UI design for developers and/or designers?

When I started working with Qt back in 2003, what appealed the most to me was the network and GUI parts. The network part because I love network programming and have ever since I started with programming. The GUI part because of my demo scene background, but also because I never managed to get a working GUI for my apps, I just didn't have the patience to learn all the different platform specific (horrid!) APIs. I'm a bit lazy in that way. Being a huge Linux fan didn't make the situation better. And there was Qt, making it easy and consistent. For a C++ programmer, GUI programming with Qt on the desktop was and is just wonderful. There's a problem though, and I'll make a bold claim. Most programmers aren't that much into making good and fancy GUIs. We can cope with assembling them, perhaps, and it feels great to present a functional GUI to your grandma ("I made it, 'ma!"), but at least I get a headache whenever somebody suggests that I redesign the GUI because of this and that principle. I'm a programmer. Fiddling with a GUI just isn't my thing.

These days we are seeing a paradigm shift in the way UIs look, and how they are written. Yes, I used the term "paradigm shift" ;-), kudos to Thomas Kuhn ;-). One of the most misused terms in our times, it's a typical manager buzzphrase that doesn't make sense unless you really don't care (just translate it into "awesome new stuff", now it makes sense) or if you know what it means. In this UI context it actually works though ;-). I don't know if I know what it means but I'll explain what I think it means. If this interpretation changes, then that will just lead to infinite terminology recursion but enough about that. People talk about paradigm shifts when you change your entire view of how something works. It's really about leaving your comfort zone and looking at things with completely different eyes, and then maybe wondering how on earth you could have seen things differently in the past. "I want to be a lumberjack!!" These shifts happen at different levels of impact but you see them all around you. I think they are often seen in places where the world takes a huge leap forward somehow. I can think of a number of examples ("fatherhood") but I'll leave that as an exercise to the reader ;-).

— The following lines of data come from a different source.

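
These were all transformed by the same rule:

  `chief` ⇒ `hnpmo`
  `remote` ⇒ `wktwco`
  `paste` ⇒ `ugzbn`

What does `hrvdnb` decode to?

clover

Letter i (0-indexed) is shifted by i+5, so successive shifts are 5, 6, 7, ….
Decoding hrvdnb: h−5=c, r−6=l, v−7=o, d−8=v, n−9=e, b−10=r.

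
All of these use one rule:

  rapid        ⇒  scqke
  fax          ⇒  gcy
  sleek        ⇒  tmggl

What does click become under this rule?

The shift depends on letter class: consonant r→s is +1, but vowel a→c is +2. The rule splits by letter class: vowels +2, consonants +1.
On click: c(cons)+1=d, l(cons)+1=m, i(vowel)+2=k, c(cons)+1=d, k(cons)+1=l.

dmkdl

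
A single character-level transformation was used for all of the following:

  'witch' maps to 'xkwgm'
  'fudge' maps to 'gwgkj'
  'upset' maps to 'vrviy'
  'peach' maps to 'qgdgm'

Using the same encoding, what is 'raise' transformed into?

sclwj

In witch: w→x is +1, i→k is +2, t→w is +3, c→g is +4 — the shift increases by 1 each position. Letter i (0-indexed) is shifted by i+1, so successive shifts are 1, 2, 3, ….
Applying it to raise: r+1=s, a+2=c, i+3=l, s+4=w, e+5=j.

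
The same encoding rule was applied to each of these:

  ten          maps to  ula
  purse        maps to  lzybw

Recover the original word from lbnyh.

argue

The output letters match the input read backwards, each shifted +7: ten reversed is net. Two steps: reverse the string, then apply a Caesar shift of +7.
Decoding lbnyh: shift back: l−7=e, b−7=u, n−7=g, y−7=r, h−7=a → eugra; then reverse → argue.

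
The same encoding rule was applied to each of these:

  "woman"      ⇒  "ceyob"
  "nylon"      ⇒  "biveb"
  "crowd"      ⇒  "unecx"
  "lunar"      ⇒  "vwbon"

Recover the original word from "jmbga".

Treating letters as 0–25, the rule is x ↦ 3x + 14 (mod 26).
Decoding jmbga: j(9)→9·(9−14)≡7=h; m(12)→9·(12−14)≡8=i; b(1)→9·(1−14)≡13=n; g(6)→9·(6−14)≡6=g; a(0)→9·(0−14)≡4=e (all mod 26).

hinge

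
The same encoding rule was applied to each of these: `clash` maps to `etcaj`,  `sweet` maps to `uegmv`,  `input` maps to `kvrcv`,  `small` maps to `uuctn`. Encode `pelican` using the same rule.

rmnqeip

A repeating key of period 2 is used — shifts +2, +8 over and over.
On pelican: p+2=r, e+8=m, l+2=n, i+8=q, c+2=e, a+8=i, n+2=p.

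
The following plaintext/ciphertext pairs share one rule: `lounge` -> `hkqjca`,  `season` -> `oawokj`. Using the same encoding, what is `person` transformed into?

Compare letters: l→h is +22, o→k is +22, u→q is +22 — a constant shift. It's a constant shift of +22 (ROT22).
On person: p+22=l, e+22=a, r+22=n, s+22=o, o+22=k, n+22=j.

lanokj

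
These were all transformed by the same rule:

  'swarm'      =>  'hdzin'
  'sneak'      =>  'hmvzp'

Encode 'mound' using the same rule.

nlfmw

Each pair mirrors across the alphabet (s↔h, w↔d, a↔z): positions sum to 25. This is the alphabet-reversal cipher (Atbash): a becomes z, b becomes y, etc.
On mound: m↔n, o↔l, u↔f, n↔m, d↔w.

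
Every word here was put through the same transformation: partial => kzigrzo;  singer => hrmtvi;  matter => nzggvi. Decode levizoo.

Each pair mirrors across the alphabet (p↔k, a↔z, r↔i): positions sum to 25. Letters are reflected about the middle of the alphabet (position → 25−position): Atbash.
Undoing it on levizoo: l↔o, e↔v, v↔e, i↔r, z↔a, o↔l, o↔l.

overall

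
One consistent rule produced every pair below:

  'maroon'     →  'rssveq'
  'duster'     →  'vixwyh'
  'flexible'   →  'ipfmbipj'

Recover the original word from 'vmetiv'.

repair

Two steps: reverse the string, then apply a Caesar shift of +4.
Decoding vmetiv: shift back: v−4=r, m−4=i, e−4=a, t−4=p, i−4=e, v−4=r → riaper; then reverse → repair.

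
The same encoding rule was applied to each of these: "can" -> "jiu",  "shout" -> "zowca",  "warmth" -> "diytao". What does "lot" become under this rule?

Vowels shift forward by 8 and consonants shift forward by 7.
For lot: l(cons)+7=s, o(vowel)+8=w, t(cons)+7=a.

swa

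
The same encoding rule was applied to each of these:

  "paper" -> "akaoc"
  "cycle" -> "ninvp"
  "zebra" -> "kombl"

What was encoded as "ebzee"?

A repeating key of period 2 is used — shifts +11, +10 over and over.
Undoing it on ebzee: e−11=t, b−10=r, z−11=o, e−10=u, e−11=t.

trout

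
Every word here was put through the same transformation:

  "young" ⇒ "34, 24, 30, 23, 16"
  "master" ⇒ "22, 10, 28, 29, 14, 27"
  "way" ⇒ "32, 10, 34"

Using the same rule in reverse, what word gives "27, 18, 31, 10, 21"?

rival

Letters become their 1-based position plus 9 (so a→10, b→11, …).
Undoing it on 27, 18, 31, 10, 21: 27→(27−9)÷1=18=r, 18→(18−9)÷1=9=i, 31→(31−9)÷1=22=v, 10→(10−9)÷1=1=a, 21→(21−9)÷1=12=l.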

On the UI front, designers are taking over. Tools and languages are improving, and the graphical designers, who have been at the mercy of programmers in the past, are not going to be anymore. As for programming languages, we're going to see less need for compiled code and traditional APIs. Less of the imperative way of thinking (the programmer's way) and more declarative. Who cares which button is added to the layout first or second, in whatever order? Nope, it's about how the designer wants it to look, and behold, it ends up exactly as the designer wants it. Also, the designer doesn't expect his UI to perform badly. That's going to seen as a bug in the framework.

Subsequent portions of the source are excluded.